Einige größere Dörfer im Südwesten Bulgariens, die einst etablierte Tabakanbaugebiete waren, haben in den letzten Jahren einen wirtschaftlichen Aufschwung erlebt. Bauern in diesen Gebieten haben erfolgreich auf den Anbau von Nüssen und Beeren oder die Tierhaltung umgestellt und sich vom Tabakanbau abgewendet. Dadurch ist ihr Lebensstandard gestiegen, und Tabak spielt nun eine unbedeutende Rolle in der landwirtschaftlichen Produktion Bulgariens.

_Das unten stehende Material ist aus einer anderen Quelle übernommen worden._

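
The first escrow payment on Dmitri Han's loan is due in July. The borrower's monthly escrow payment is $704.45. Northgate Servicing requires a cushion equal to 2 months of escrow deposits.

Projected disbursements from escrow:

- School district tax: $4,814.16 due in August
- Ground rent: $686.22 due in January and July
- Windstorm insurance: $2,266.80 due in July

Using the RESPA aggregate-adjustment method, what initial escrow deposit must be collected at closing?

$7,767.18

Cushion = 2 × $704.45 = $1,408.90
Trial balance (start $0, +$704.45 each month, − disbursements):
  Jul: +$704.45 − $2,953.02 → -$2,248.57
  Aug: +$704.45 − $4,814.16 → -$6,358.28
  Sep: +$704.45 → -$5,653.83
  Oct: +$704.45 → -$4,949.38
  Nov: +$704.45 → -$4,244.93
  Dec: +$704.45 → -$3,540.48
  Jan: +$704.45 − $686.22 → -$3,522.25
  Feb: +$704.45 → -$2,817.80
  Mar: +$704.45 → -$2,113.35
  Apr: +$704.45 → -$1,408.90
  May: +$704.45 → -$704.45
  Jun: +$704.45 → $0.00
Lowest trial balance = -$6,358.28 (Aug)
Initial deposit = cushion − low point = $1,408.90 − (-$6,358.28) = $7,767.18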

Vielfältige Lebensgrundlagen unterstützen
In der Türkei stoppte die Regierung ihr Subventionsprogramm für Tabak im Jahr 2002 und leitete stattdessen Gelder in ein Programm, das den Anbau alternativer Kulturpflanzen unterstützt. Ohne die staatlichen Subventionen waren viele Tabakbauern nicht in der Lage, ihre Produktion fortzuführen, was dazu führte, dass die Zahl der Tabakbauern zurückging.
Dem Ministerium für Land- und Forstwirtschaft zufolge führte das Programm, über das finanzielle Unterstützung für den Anbau alternativer Kulturpflanzen und direkte Geldzuweisungen für entgangenes Einkommen geleistet wurden, dazu, dass 30 % der zuvor für den Tabakanbau genutzten Flächen nun für andere landwirtschaftliche Zwecke genutzt werden. Darüber hinaus führte es zu einem Anstieg des Tourismus, der Treibhauserzeugung, des Viehbestandes und der Milchwirtschaft. Zudem zogen viele Menschen in die betreffenden Provinzen, was in diesen Gegenden die industrielle Entwicklung förderte.
Erfahrungen aus Ländern wie Bulgarien und der Türkei zeigen, dass ein Umstieg auf alternative Kulturpflanzen nicht nur möglich, sondern auch lukrativ sein kann und zudem eindeutige gesellschaftliche, ökologische und wirtschaftliche Vorteile für die betreffenden Akteure mit sich bringt.